Comparing the Photocatalytic Oxidation Efficiencies of Elemental Mercury Using Metal-Oxide-Modified Titanium Dioxide under the Irradiation of Ultra-Violet Light

Abstract

Since the signing of the Minamata Convention in 2013, attempts have been primarily focused on reducing the emission of elemental mercury (Hg0) from coal-fired power plants (CFPPs). The most cost-effective measure for controlling the emission of mercury involves oxidizing Hg0 to mercury oxides, which are then removed using wet flue gas desulfurization (WFGD). Thus, novel photocatalysts with the best properties of photocatalytic ability and thermal stability need to be developed urgently. In this study, titanium dioxide (TiO2)-based photocatalysts were synthesized through the modification of three metal oxides: CuO, CeO2, and Bi2O3. All the photocatalysts were further characterized using X-ray diffraction, X-ray photoelectron spectroscopy, photoluminescence, and ultraviolet-visible spectrometry.

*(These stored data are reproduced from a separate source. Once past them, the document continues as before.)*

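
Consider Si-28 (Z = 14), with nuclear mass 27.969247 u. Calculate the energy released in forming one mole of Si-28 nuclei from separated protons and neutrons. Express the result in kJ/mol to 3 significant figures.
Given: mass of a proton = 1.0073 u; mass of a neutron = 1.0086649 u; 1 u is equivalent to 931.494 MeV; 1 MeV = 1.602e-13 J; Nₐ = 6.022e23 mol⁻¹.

2.28e+10 kJ/mol

With 14 protons and 14 neutrons (A = 28):
Total constituent mass: 14 × 1.0073 + 14 × 1.0086649 = 28.2235086 u
The mass defect is 28.2235086 − 27.969247 = 0.2542616 u.
Binding energy = Δm·c² = 0.2542616 × 931.494 MeV/u = 236.843 MeV
Per nucleus in joules: 236.843 MeV × 1.602e-13 J/MeV = 3.7942e-11 J
Per mole: 3.7942e-11 J × 6.022e23 mol⁻¹ = 2.2849e+13 J/mol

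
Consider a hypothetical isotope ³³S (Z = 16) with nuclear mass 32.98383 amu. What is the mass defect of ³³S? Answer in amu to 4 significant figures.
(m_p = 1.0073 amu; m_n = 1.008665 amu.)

0.2803 amu

Total constituent mass: 16 × 1.0073 + 17 × 1.008665 = 33.264105 amu
Mass defect Δm = 33.264105 − 32.98383 = 0.280275 amu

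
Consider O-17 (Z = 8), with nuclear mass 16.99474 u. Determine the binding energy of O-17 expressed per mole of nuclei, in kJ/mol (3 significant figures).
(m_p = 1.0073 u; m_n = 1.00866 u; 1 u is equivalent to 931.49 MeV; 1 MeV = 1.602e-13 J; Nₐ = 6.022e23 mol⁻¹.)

1.27e+10 kJ/mol

With 8 protons and 9 neutrons (A = 17):
Mass of separated nucleons = 8(1.0073) + 9(1.00866) = 8.0584 + 9.07794 = 17.13634 u
Δm = 17.13634 − 16.99474 = 0.14160 u
E_B = 0.14160 × 931.49 = 131.899 MeV
Per nucleus in joules: 131.899 MeV × 1.602e-13 J/MeV = 2.1130e-11 J
Per mole: 2.1130e-11 J × 6.022e23 mol⁻¹ = 1.2724e+13 J/mol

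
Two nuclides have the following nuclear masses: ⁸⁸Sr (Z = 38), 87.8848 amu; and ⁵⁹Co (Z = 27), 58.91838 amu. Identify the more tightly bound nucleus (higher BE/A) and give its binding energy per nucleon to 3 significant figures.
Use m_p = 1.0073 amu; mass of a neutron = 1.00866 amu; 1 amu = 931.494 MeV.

⁵⁹Co; 8.78 MeV/nucleon

⁸⁸Sr: Σm = 38(1.0073) + 50(1.00866) = 88.71040 amu; Δm = 0.82560 amu; E_B = 769.04 MeV; E_B/A = 8.739 MeV
⁵⁹Co: Σm = 27(1.0073) + 32(1.00866) = 59.47422 amu; Δm = 0.55584 amu; E_B = 517.76 MeV; E_B/A = 8.776 MeV
⁵⁹Co has the higher binding energy per nucleon, so it is the more tightly bound nucleus.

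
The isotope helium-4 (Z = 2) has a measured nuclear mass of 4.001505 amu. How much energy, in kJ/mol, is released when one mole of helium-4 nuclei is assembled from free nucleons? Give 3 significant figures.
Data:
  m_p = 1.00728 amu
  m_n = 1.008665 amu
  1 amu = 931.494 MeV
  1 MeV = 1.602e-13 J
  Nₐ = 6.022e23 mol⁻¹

With 2 protons and 2 neutrons (A = 4):
Σm = 2·m_p + 2·m_n = 2.01456 + 2.017330 = 4.031890 amu
Δm = 4.031890 − 4.001505 = 0.030385 amu
E_B = 0.030385 × 931.494 = 28.3034 MeV
Per nucleus in joules: 28.3034 MeV × 1.602e-13 J/MeV = 4.5342e-12 J
Per mole: 4.5342e-12 J × 6.022e23 mol⁻¹ = 2.7305e+12 J/mol

2.73e+09 kJ/mol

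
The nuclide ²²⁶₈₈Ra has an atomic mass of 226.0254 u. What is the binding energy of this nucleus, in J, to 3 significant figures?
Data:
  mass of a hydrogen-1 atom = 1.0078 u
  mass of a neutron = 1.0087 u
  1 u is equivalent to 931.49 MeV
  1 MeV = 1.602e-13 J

Mass of separated nucleons = 88(1.0078) + 138(1.0087) = 88.6864 + 139.2006 = 227.8870 u
Mass defect Δm = 227.8870 − 226.0254 = 1.8616 u
Converting to energy: 1.8616 u × 931.49 MeV/u = 1734.06 MeV
In joules: 1734.06 MeV × 1.602e-13 J/MeV = 2.7780e-10 J

2.78e-10 J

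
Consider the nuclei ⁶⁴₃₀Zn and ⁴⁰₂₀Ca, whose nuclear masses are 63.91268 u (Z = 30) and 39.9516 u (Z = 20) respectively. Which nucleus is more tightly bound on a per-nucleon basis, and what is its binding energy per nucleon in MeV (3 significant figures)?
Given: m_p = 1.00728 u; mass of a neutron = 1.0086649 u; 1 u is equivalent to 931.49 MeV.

⁶⁴₃₀Zn; 8.74 MeV/nucleon

⁶⁴₃₀Zn: Σm = 30(1.00728) + 34(1.0086649) = 64.5130066 u; Δm = 0.6003266 u; E_B = 559.198 MeV; E_B/A = 8.737 MeV
⁴⁰₂₀Ca: Σm = 20(1.00728) + 20(1.0086649) = 40.3188980 u; Δm = 0.3672980 u; E_B = 342.13 MeV; E_B/A = 8.553 MeV
⁶⁴₃₀Zn has the higher binding energy per nucleon, so it is the more tightly bound nucleus.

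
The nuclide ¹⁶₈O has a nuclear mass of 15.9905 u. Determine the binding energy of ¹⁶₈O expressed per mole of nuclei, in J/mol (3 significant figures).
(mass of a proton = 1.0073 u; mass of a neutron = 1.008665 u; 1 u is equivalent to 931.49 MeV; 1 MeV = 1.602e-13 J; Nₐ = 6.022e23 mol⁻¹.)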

The photocatalytic oxidation efficiencies of Hg0 were evaluated under an atmosphere of N2 + Hg0 at 100–200 °C. The photocatalytic reactions were simulated by kinetic modeling using the Langmuir–Hinshelwood (L–H) mechanism. The results showed that Bi2O3/TiO2 exhibited the best thermal stability, with the best oxidation efficiency at 200 °C and almost the same performance at 100 °C. L–H kinetic modeling indicated that photocatalytic oxidation reactions for the tested photocatalysts were predominantly physical adsorption. Additionally, the activation energy (Ea), taking into account Arrhenius Law, decreased dramatically after modification with metal oxides.